International Hockey Referees Continue To Struggle With The Concept Of A Goal

USA's Alexandra Carpenter (C) celebrates with teammates on the bench after scoring a goal against Finland during their women's preliminary round group A match of the Beijing 2022 Winter Olympic Games ice hockey competition, at the Wukesong Sports Centre in Beijing on February 3, 2022.
Anthony Wallace/AFP via Getty Images

Olympic hockey got off to an electric start Thursday afternoon in Beijing, by which I mean it took an excruciating NINE! MINUTES! to review Canada's first goal against Switzerland in the first group stage game of the women's hockey tournament after the Swiss challenged it for being scored with a high stick. (And nine minutes later ... the goal call on the ice stood.) The officiating fun continued into Team USA's late-night game against Finland, which USA won, 5-1, and then also won again, 5-2, after a funny bit of confusion.

The Finns, trailing 5-1, were on the power play with a little over two minutes left in the third period. A dangerous shot from forward Susanna Tapani looked like it just pinged off the post, and the official behind the net made the no-goal hand motion. Play continued without a stoppage for the remaining two minutes, the final horn sounded, and announcer Kenny Albert declared Team USA victorious in their Olympic opener. Nice! The game now being officially over, the American broadcast went to the postgame panel and then to commercial. Hockey fans across the country, rejoicing in this 5-1 victory but mourning the tournament-ending injury to alternate captain Brianna Decker, turned off their TVs or just stopped paying attention, due to the game being, as you know, officially over.

It wasn't over. The broadcast returned from commercial and there was more hockey being played on the screen—not a re-air, not a highlight package, but the final two minutes of the game, for a second time. Back in Beijing, the officials had reviewed the Tapani shot off the post and seen that she had gotten the puck past U.S. goaltender Maddie Rooney, and that the game would need to be started up again from the 2:20-remaining mark. The puck had ricocheted off the camera in the net and back out.

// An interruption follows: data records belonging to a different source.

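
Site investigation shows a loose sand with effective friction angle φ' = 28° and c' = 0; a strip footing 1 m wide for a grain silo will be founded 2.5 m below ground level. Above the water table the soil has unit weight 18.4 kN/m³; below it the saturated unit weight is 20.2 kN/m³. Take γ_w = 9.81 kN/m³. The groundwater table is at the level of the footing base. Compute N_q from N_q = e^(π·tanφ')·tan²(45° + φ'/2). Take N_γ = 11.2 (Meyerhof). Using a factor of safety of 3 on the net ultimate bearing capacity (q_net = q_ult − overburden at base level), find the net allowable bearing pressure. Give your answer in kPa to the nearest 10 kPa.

q_all(net) ≈ 230 kPa

N_q = e^(π·tan28°)·tan²(59°) = 14.72.
Overburden at base level: q = 18.4 × 2.5 = 46 kPa.
Below the base the soil is submerged, so the ½γBN_γ term uses γ' = 20.2 − 9.81 = 10.39 kN/m³.
Surcharge term q·N_q = 46 × 14.72 = 677.11 kPa; self-weight term 0.5·γ·B·N_γ = 0.5 × 10.39 × 1 × 11.2 = 58.184 kPa.
q_ult = 677.11 + 58.184 = 735.3 kPa.
q_net = 735.3 − 46 = 689.3 kPa.
q_all(net) = 689.3 / 3 = 229.77 kPa.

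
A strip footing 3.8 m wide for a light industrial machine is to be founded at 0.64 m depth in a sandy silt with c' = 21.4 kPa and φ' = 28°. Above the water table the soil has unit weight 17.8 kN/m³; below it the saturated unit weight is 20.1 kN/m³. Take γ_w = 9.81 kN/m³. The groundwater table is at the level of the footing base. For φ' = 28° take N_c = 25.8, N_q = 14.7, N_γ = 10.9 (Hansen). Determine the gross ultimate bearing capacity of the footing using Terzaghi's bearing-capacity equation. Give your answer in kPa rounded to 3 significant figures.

q = γ·D_f = 17.8 × 0.64 = 11.392 kPa.
For the ½γBN_γ term take γ' = 20.1 − 9.81 = 10.29 kN/m³ (soil below base is submerged).
c·N_c = 21.4 × 25.8 = 552.12 kPa
q·N_q = 11.392 × 14.7 = 167.46 kPa
0.5·γ·B·N_γ = 0.5 × 10.29 × 3.8 × 10.9 = 213.11 kPa
q_ult = 552.12 + 167.46 + 213.11 = 932.69 kPa.

q_ult ≈ 933 kPa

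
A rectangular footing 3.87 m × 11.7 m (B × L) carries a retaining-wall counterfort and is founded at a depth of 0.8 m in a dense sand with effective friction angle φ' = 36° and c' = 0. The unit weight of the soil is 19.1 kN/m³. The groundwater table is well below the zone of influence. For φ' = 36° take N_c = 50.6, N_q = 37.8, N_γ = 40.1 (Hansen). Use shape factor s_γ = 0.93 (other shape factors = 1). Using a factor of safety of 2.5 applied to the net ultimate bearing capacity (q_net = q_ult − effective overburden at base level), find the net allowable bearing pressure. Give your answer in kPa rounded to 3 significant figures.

q = γ·D_f = 19.1 × 0.8 = 15.28 kPa.
q·N_q = 15.28 × 37.8 = 577.58 kPa
0.5·γ·B·N_γ·s_γ = 0.5 × 19.1 × 3.87 × 40.1 × 0.93 = 1378.3 kPa
q_ult = 577.58 + 1378.3 = 1955.9 kPa.
Net ultimate: q_net = 1955.9 − 15.28 = 1940.6 kPa.
q_all(net) = 1940.6 / 2.5 = 776.24 kPa.

q_all(net) ≈ 776 kPa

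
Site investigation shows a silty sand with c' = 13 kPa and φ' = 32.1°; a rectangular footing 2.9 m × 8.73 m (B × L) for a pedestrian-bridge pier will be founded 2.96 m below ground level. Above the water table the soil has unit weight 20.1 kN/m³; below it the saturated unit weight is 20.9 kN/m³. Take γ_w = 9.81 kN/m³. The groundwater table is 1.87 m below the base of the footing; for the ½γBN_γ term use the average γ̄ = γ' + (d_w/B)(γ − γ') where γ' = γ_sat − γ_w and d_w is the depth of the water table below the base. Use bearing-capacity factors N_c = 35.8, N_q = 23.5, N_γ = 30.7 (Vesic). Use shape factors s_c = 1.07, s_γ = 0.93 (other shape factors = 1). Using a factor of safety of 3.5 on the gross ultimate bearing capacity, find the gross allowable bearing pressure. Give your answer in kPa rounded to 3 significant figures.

q_all ≈ 742 kPa

Overburden at base level: q = 20.1 × 2.96 = 59.496 kPa.
The water table is 1.87 m below the base (< B = 2.9 m), so the ½γBN_γ term uses γ̄ = γ' + (d_w/B)(γ − γ') = 11.09 + (1.87/2.9)(20.1 − 11.09) = 16.9 kN/m³.
Cohesion term c·N_c·s_c = 13 × 35.8 × 1.07 = 497.98 kPa; surcharge term q·N_q = 59.496 × 23.5 = 1398.2 kPa; self-weight term 0.5·γ·B·N_γ·s_γ = 0.5 × 16.9 × 2.9 × 30.7 × 0.93 = 699.64 kPa.
q_ult = 497.98 + 1398.2 + 699.64 = 2595.8 kPa.
q_all = 2595.8 / 3.5 = 741.65 kPa.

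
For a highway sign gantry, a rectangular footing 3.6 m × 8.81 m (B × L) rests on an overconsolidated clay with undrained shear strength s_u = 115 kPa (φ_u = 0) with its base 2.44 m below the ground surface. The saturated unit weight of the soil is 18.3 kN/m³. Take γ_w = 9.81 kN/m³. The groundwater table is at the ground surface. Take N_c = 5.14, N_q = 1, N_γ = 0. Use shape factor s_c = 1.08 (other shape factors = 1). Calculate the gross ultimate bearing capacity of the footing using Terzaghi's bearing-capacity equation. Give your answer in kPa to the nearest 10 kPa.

q_ult ≈ 660 kPa

γ' = 18.3 − 9.81 = 8.49 kN/m³ (submerged throughout). q = 8.49 × 2.44 = 20.716 kPa.
c·N_c·s_c = 115 × 5.14 × 1.08 = 638.39 kPa
q·N_q = 20.716 × 1 = 20.716 kPa
q_ult = 638.39 + 20.716 = 659.1 kPa.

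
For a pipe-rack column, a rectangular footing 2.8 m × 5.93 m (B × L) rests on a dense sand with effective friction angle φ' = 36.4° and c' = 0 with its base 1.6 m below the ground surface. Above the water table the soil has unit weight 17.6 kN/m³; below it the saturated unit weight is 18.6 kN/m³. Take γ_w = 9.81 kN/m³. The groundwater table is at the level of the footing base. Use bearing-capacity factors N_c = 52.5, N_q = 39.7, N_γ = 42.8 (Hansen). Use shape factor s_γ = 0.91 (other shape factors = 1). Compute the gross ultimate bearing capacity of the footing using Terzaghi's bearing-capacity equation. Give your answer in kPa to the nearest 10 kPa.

Effective surcharge at the founding depth q = γ·D_f = 17.6 × 1.6 = 28.16 kPa.
The water table coincides with the base, so in the self-weight term γ → γ' = 8.79 kN/m³.
q_ult = q·N_q + 0.5·γ·B·N_γ·s_γ
     = 28.16 × 39.7 + 0.5 × 8.79 × 2.8 × 42.8 × 0.91
     = 1118 + 479.29 = 1597.2 kPa.

q_ult ≈ 1600 kPa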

There would be no furious two-minute, four-goal rally for Finland, but at least they got their second goal counted, and they seemed quite happy about it in the celebration captured on the Finnish broadcast. Perhaps their joy was due to the fact that this wasn't the first time the refs tried to screw over their team in a game against the United States in an international tournament. The last time, the refs succeeded: Finland had an OT winner taken away due to an iffy goaltender interference call in the gold medal game at the 2019 world championships.

I am seeing an alarming trend here. Just a few months ago at the 2021 world championships, Canadian captain Marie-Philip Poulin scored the tournament-winning goal in overtime against the U.S., didn't get a goal call on the ice, and everyone was just awkwardly skating around for another minute until the review buzzer finally sounded. Allow me to offer a solution to this problem of belated calls: The on-ice officials could rule every shot a goal, let the players celebrate in the moment, and then simply take the goals away later, as necessary.